In The Number Ones, I’m reviewing every single #1 single in the history of the Billboard Hot 100, starting with the chart’s beginning, in 1958, and working my way up into the present.
If the Beatles’ “I Feel Fine” was the first pop song to make artful use of feedback, their next #1 holds its own historical production distinction. “Eight Days A Week” is the first song to open with a fade-in. Spending hours recording the song over and over, the band tried to figure out how to open it up. They settled on that sound: acoustic and electric guitars getting louder and louder, like the sound of a train approaching. They’re playing a riff together, one that sounds a bit like the one Rod Stewart would use on “Maggie May” years later, one that they abandoned as soon as the song kicks in. And maybe it’s too exciting, since the rest of the song never quite measures up.
“Eight Days A Week” is perfectly amiable replacement-level early-Beatles stuff. It’s a whole song written around a phrase that Paul McCartney had heard from a chauffeur. (The guy said he’d been working eight days a week, and poof, a song appeared.) But beyond that goofy title conceit and the fade-in, it’s not a song with a whole lot of ideas. Years later, John Lennon, who’d helped write the song even though McCartney was really the main writer, said that “Eight Days A Week” was both “never a good song” and “lousy.” (For his part, McCartney admitted that he’d swiped the chord progression from the Four Tops’ “It’s The Same Old Song.”)

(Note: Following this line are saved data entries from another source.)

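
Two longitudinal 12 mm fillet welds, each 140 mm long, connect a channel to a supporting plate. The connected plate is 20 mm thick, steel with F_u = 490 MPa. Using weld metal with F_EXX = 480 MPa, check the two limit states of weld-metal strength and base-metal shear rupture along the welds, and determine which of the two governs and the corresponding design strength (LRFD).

t_e = 0.707 × 12 = 8.484 mm; L = 280 mm.
Weld metal: φR_n = 0.75 × 0.6 × 480 × 8.484 × 280 × 10⁻³ = 513.1 kN.
Base metal (shear rupture): φR_n = 0.75 × 0.6 × 490 × 20 × 280 × 10⁻³ = 1235 kN.
Governing: weld metal.

φR_n ≈ 513 kN (weld metal governs)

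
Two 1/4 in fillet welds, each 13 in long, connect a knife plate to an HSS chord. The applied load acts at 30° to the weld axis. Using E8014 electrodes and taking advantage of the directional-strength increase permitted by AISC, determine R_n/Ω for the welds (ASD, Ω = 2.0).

E80XX → F_EXX = 80 ksi.
t_e = 0.707 × 0.25 = 0.1767 in; A_we = 0.1767 × 26 = 4.595 in².
Directional factor: 1.0 + 0.5 sin^1.5(30°) = 1.177.
F_nw = 0.6 × 80 × 1.177 = 56.49 ksi.
R_n/Ω = (56.49 × 4.595) / 2.0 = 129.8 kip.

R_n/Ω ≈ 130 kip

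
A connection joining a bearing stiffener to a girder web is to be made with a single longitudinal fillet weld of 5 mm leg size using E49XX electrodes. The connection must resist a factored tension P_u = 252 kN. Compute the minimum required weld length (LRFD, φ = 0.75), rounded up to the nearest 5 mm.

L = 325 mm

E49XX → F_EXX = 490 MPa.
Throat t_e = 0.707 × 5 = 3.535 mm.
φr_n = 0.75 × 0.6 × 490 × 3.535 × 10⁻³ = 0.7795 kN/mm.
L_req = P_u / φr_n = 252 / 0.7795 = 323.3 mm total.
Round up → use L = 325 mm.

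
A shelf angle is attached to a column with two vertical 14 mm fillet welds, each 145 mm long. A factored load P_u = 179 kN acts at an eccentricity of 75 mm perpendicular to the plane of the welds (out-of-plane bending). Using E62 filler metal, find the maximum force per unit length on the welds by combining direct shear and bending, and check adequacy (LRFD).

f_max ≈ 2010 N/mm; adequate

E62XX → F_EXX = 620 MPa.
L_w = 2 × 145 = 290 mm; section modulus (unit throat) S = 2 × L²/6 = 7008 mm².
Direct shear f_v = P/L_w = 179×10³/290 = 617.2 N/mm.
Moment M = P × e = 179×10³ × 75 = 13425000 N·mm; bending f_b = M/S = 1916 N/mm.
f_max = √(f_v² + f_b²) = √(617.2² + 1916²) = 2013 N/mm.
φr_n = 0.75 × 0.6 × 620 × (0.707 × 14) = 2762 N/mm → adequate.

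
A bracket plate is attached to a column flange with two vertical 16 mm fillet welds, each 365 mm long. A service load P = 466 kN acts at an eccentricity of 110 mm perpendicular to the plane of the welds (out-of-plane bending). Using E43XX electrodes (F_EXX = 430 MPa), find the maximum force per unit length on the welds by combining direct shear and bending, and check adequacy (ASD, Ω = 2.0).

f_max ≈ 1320 N/mm; adequate

L_w = 2 × 365 = 730 mm; section modulus (unit throat) S = 2 × L²/6 = 44410 mm².
Direct shear f_v = P/L_w = 466×10³/730 = 638.4 N/mm.
Moment M = P × e = 466×10³ × 110 = 51260000 N·mm; bending f_b = M/S = 1154 N/mm.
f_max = √(f_v² + f_b²) = √(638.4² + 1154²) = 1319 N/mm.
r_n/Ω = (1/2.0) × 0.6 × 430 × (0.707 × 16) = 1459 N/mm → adequate.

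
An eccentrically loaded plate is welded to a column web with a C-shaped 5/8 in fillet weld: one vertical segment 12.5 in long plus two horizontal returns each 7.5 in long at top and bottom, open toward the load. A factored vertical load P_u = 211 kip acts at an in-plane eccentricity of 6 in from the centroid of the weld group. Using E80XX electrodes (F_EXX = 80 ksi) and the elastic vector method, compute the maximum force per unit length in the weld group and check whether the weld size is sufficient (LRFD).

Total weld length L_w = 27.5 in. Treat welds as unit-width lines.
Centroid: x̄ = 2×7.5×3.75 / 27.5 = 2.045 in from the vertical weld.
Polar moment about centroid: J = I_x + I_y = [12.5³/12 + 2×7.5×6.25²] + [12.5×2.045² + 2(7.5³/12 + 7.5×1.705²)] = 914.9 in³.
Direct shear f_v = P/L_w = 211 / 27.5 = 7.673 kip/in (vertical).
Torsion M = P·e = 211 × 6 = 1266 kip·in.
Critical point at (x, y) = (5.455, 6.25) from centroid. f_tx = M·y/J = 8.649 kip/in; f_ty = M·x/J = 7.548 kip/in.
Resultant f_max = √[f_tx² + (f_v + f_ty)²] = √[8.649² + (7.673 + 7.548)²] = 17.51 kip/in.
Capacity per unit length: φr_n = 0.75 × 0.6 × 80 × (0.707 × 0.625) = 15.91 kip/in.
17.51 > 15.91 → NOT adequate.

f_max ≈ 17.5 kip/in; NOT adequate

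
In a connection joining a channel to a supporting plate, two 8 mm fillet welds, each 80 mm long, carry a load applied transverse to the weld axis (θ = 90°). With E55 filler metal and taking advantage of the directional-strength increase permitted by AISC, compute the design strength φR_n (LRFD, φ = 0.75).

E55XX → F_EXX = 550 MPa.
t_e = 0.707 × 8 = 5.656 mm; A_we = 5.656 × 160 = 905 mm².
Directional factor: 1.0 + 0.5 sin^1.5(90°) = 1.5.
F_nw = 0.6 × 550 × 1.5 = 495 MPa.
φR_n = 0.75 × 495 × 905 × 10⁻³ = 336 kN.

φR_n ≈ 336 kN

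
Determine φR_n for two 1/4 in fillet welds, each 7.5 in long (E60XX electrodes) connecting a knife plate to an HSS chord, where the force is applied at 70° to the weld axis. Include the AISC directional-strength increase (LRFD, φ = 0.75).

φR_n ≈ 104 kips

E60XX → F_EXX = 60 ksi.
t_e = 0.707 × 0.25 = 0.1767 in; A_we = 0.1767 × 15 = 2.651 in².
Directional factor: 1.0 + 0.5 sin^1.5(70°) = 1.455.
F_nw = 0.6 × 60 × 1.455 = 52.4 ksi.
φR_n = 0.75 × 52.4 × 2.651 = 104.2 kips.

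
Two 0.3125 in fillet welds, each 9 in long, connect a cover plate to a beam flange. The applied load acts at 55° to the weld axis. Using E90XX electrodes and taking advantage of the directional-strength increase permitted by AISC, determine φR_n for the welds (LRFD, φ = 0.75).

φR_n ≈ 221 kips

E90XX → F_EXX = 90 ksi.
t_e = 0.707 × 0.3125 = 0.2209 in; A_we = 0.2209 × 18 = 3.977 in².
Directional factor: 1.0 + 0.5 sin^1.5(55°) = 1.371.
F_nw = 0.6 × 90 × 1.371 = 74.02 ksi.
φR_n = 0.75 × 74.02 × 3.977 = 220.8 kips.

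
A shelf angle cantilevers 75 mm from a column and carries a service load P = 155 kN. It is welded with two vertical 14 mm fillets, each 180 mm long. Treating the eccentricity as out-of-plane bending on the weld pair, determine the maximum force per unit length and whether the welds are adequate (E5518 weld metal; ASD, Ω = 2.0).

E55XX → F_EXX = 550 MPa.
L_w = 2 × 180 = 360 mm; section modulus (unit throat) S = 2 × L²/6 = 10800 mm².
Direct shear f_v = P/L_w = 155×10³/360 = 430.6 N/mm.
Moment M = P × e = 155×10³ × 75 = 11625000 N·mm; bending f_b = M/S = 1076 N/mm.
f_max = √(f_v² + f_b²) = √(430.6² + 1076²) = 1159 N/mm.
r_n/Ω = (1/2.0) × 0.6 × 550 × (0.707 × 14) = 1633 N/mm → adequate.

f_max ≈ 1160 N/mm; adequate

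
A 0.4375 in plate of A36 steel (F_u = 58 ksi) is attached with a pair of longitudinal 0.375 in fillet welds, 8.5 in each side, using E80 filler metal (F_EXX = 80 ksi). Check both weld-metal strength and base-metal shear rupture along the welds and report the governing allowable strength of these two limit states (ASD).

R_n/Ω ≈ 108 kips (weld metal governs)

t_e = 0.707 × 0.375 = 0.2651 in; L = 17 in.
Weld metal: R_n/Ω = (1/2.0) × 0.6 × 80 × 0.2651 × 17 = 108.2 kips.
Base metal (shear rupture): R_n/Ω = (1/2.0) × 0.6 × 58 × 0.4375 × 17 = 129.4 kips.
Governing: weld metal.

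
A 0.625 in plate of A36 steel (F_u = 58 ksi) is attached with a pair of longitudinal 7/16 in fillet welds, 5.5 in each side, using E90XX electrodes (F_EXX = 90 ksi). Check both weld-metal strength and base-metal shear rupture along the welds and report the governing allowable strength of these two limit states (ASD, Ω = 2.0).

R_n/Ω ≈ 91.9 kip (weld metal governs)

t_e = 0.707 × 0.4375 = 0.3093 in; L = 11 in.
Weld metal: R_n/Ω = (1/2.0) × 0.6 × 90 × 0.3093 × 11 = 91.87 kip.
Base metal (shear rupture): R_n/Ω = (1/2.0) × 0.6 × 58 × 0.625 × 11 = 119.6 kip.
Governing: weld metal.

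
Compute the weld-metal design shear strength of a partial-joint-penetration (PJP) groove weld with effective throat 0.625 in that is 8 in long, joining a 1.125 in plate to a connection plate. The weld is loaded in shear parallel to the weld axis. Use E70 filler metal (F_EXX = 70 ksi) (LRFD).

Effective throat (given) t_e = 0.625 in.
A_we = 0.625 × 8 = 5 in².
F_nw = 0.6 F_EXX = 42 ksi.
φR_n = 0.75 × 42 × 5 = 157.5 kip.

φR_n ≈ 158 kip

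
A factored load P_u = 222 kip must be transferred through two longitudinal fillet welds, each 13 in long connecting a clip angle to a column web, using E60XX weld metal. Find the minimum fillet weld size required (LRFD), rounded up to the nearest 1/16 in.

E60XX → F_EXX = 60 ksi.
Total weld length L = 26 in.
Required throat t_e = P_u / (φ × 0.6 F_EXX × L) = 222 / (0.75 × 0.6 × 60 × 26) = 0.3162 in.
Required leg w = t_e / 0.707 = 0.4473 in → use 1/2 in.

w = 1/2 in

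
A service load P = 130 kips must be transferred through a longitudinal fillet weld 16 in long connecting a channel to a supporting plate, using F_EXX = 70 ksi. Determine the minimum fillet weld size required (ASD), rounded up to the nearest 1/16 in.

w = 9/16 in

Total weld length L = 16 in.
Required throat t_e = P × Ω / (0.6 F_EXX × L) = 130 × 2.0 / (0.6 × 70 × 16) = 0.3869 in.
Required leg w = t_e / 0.707 = 0.5472 in → use 9/16 in.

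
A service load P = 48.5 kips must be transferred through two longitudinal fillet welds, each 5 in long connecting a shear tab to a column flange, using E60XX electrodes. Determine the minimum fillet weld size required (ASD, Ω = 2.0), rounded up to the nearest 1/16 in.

w = 7/16 in

E60XX → F_EXX = 60 ksi.
Total weld length L = 10 in.
Required throat t_e = P × Ω / (0.6 F_EXX × L) = 48.5 × 2.0 / (0.6 × 60 × 10) = 0.2694 in.
Required leg w = t_e / 0.707 = 0.3811 in → use 7/16 in.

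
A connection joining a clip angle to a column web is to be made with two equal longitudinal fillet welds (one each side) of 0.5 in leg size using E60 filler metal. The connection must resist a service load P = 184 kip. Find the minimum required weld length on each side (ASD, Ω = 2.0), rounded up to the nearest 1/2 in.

E60XX → F_EXX = 60 ksi.
Throat t_e = 0.707 × 0.5 = 0.3535 in.
r_n/Ω = (0.6 × 60 × 0.3535) / 2.0 = 6.363 kip/in.
L_req = P / (r_n/Ω) = 184 / 6.363 = 28.92 in total.
Per side: 28.92 / 2 = 14.46 in.
Round up → use L = 14.5 in on each side.

L = 14.5 in on each side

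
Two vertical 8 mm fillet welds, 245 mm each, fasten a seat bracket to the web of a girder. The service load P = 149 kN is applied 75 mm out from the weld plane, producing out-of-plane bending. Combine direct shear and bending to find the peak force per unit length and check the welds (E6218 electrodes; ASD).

f_max ≈ 636 N/mm; adequate

E62XX → F_EXX = 620 MPa.
L_w = 2 × 245 = 490 mm; section modulus (unit throat) S = 2 × L²/6 = 20010 mm².
Direct shear f_v = P/L_w = 149×10³/490 = 304.1 N/mm.
Moment M = P × e = 149×10³ × 75 = 11175000 N·mm; bending f_b = M/S = 558.5 N/mm.
f_max = √(f_v² + f_b²) = √(304.1² + 558.5²) = 635.9 N/mm.
r_n/Ω = (1/2.0) × 0.6 × 620 × (0.707 × 8) = 1052 N/mm → adequate.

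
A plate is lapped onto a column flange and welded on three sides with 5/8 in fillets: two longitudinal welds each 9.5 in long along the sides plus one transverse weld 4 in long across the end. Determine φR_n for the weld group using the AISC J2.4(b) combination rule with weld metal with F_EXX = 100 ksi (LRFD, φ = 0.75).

φR_n ≈ 457 kips

t_e = 0.707 × 0.625 = 0.4419 in.
R_nwl = 0.6 × 100 × 0.4419 × 19 = 503.7 kips (longitudinal, 2 welds).
R_nwt = 0.6 × 100 × 0.4419 × 4 = 106 kips (transverse, base value).
(i) R_nwl + R_nwt = 609.8 kips; (ii) 0.85 R_nwl + 1.5 R_nwt = 587.3 kips.
R_n = max = 609.8 kips [governs: (i)]; φR_n = 457.3 kips.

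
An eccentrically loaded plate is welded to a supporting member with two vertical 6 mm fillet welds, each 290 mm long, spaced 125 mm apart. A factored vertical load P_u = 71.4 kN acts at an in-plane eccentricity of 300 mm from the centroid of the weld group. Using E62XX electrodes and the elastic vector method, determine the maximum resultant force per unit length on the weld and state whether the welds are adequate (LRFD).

f_max ≈ 594 N/mm; adequate

E62XX → F_EXX = 620 MPa.
Total weld length L_w = 580 mm. Treat welds as unit-width lines.
Polar moment about centroid: J = 2[d³/12 + d(b/2)²] = 2[290³/12 + 290×62.5²] = 6330000 mm³.
Direct shear f_v = P/L_w = 71.4×10³ / 580 = 123.1 N/mm (vertical).
Torsion M = P·e = 71.4×10³ × 300 = 21420000 N·mm.
Critical point at (x, y) = (62.5, 145) from centroid. f_tx = M·y/J = 490.6 N/mm; f_ty = M·x/J = 211.5 N/mm.
Resultant f_max = √[f_tx² + (f_v + f_ty)²] = √[490.6² + (123.1 + 211.5)²] = 593.9 N/mm.
Capacity per unit length: φr_n = 0.75 × 0.6 × 620 × (0.707 × 6) = 1184 N/mm.
593.9 ≤ 1184 → adequate.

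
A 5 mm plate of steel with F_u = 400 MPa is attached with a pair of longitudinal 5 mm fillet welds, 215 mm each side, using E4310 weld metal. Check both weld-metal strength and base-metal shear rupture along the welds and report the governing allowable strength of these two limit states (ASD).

E43XX → F_EXX = 430 MPa.
t_e = 0.707 × 5 = 3.535 mm; L = 430 mm.
Weld metal: R_n/Ω = (1/2.0) × 0.6 × 430 × 3.535 × 430 × 10⁻³ = 196.1 kN.
Base metal (shear rupture): R_n/Ω = (1/2.0) × 0.6 × 400 × 5 × 430 × 10⁻³ = 258 kN.
Governing: weld metal.

R_n/Ω ≈ 196 kN (weld metal governs)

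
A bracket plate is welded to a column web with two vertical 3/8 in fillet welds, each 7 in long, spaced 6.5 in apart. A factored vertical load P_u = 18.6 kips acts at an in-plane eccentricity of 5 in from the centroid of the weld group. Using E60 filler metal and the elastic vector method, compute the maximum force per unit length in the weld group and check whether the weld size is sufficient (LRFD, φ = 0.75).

f_max ≈ 3.22 kip/in; adequate

E60XX → F_EXX = 60 ksi.
Total weld length L_w = 14 in. Treat welds as unit-width lines.
Polar moment about centroid: J = 2[d³/12 + d(b/2)²] = 2[7³/12 + 7×3.25²] = 205 in³.
Direct shear f_v = P/L_w = 18.6 / 14 = 1.329 kip/in (vertical).
Torsion M = P·e = 18.6 × 5 = 93 kip·in.
Critical point at (x, y) = (3.25, 3.5) from centroid. f_tx = M·y/J = 1.587 kip/in; f_ty = M·x/J = 1.474 kip/in.
Resultant f_max = √[f_tx² + (f_v + f_ty)²] = √[1.587² + (1.329 + 1.474)²] = 3.221 kip/in.
Capacity per unit length: φr_n = 0.75 × 0.6 × 60 × (0.707 × 0.375) = 7.158 kip/in.
3.221 ≤ 7.158 → adequate.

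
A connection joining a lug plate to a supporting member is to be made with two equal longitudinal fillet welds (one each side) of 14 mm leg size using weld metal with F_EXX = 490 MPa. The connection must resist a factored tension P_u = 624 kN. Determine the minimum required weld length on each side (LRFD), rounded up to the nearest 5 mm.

L = 145 mm on each side

Throat t_e = 0.707 × 14 = 9.898 mm.
φr_n = 0.75 × 0.6 × 490 × 9.898 × 10⁻³ = 2.183 kN/mm.
L_req = P_u / φr_n = 624 / 2.183 = 285.9 mm total.
Per side: 285.9 / 2 = 143 mm.
Round up → use L = 145 mm on each side.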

Lennon is only right if you think in absolute relative terms. As far as those early Beatles singles go, “Eight Days A Week” was quite possibly the flattest. But compared to almost everything that anyone else was doing, it’s still a banger. It’s a slower song than much of what the band was doing at the time, built on a bright and friendly chug. And sure, the lyric is dumb and simple, and nothing about the song screams genius. But this band was so tuned-in to writing pop music that even a lesser effort was full of these effective little touches: the guitar-stabs that sound like handclaps, the warm and gooey bass tone, the way those harmonies hit on the chorus. The Beatles would go on to do better, but they’d go on to do worse, too.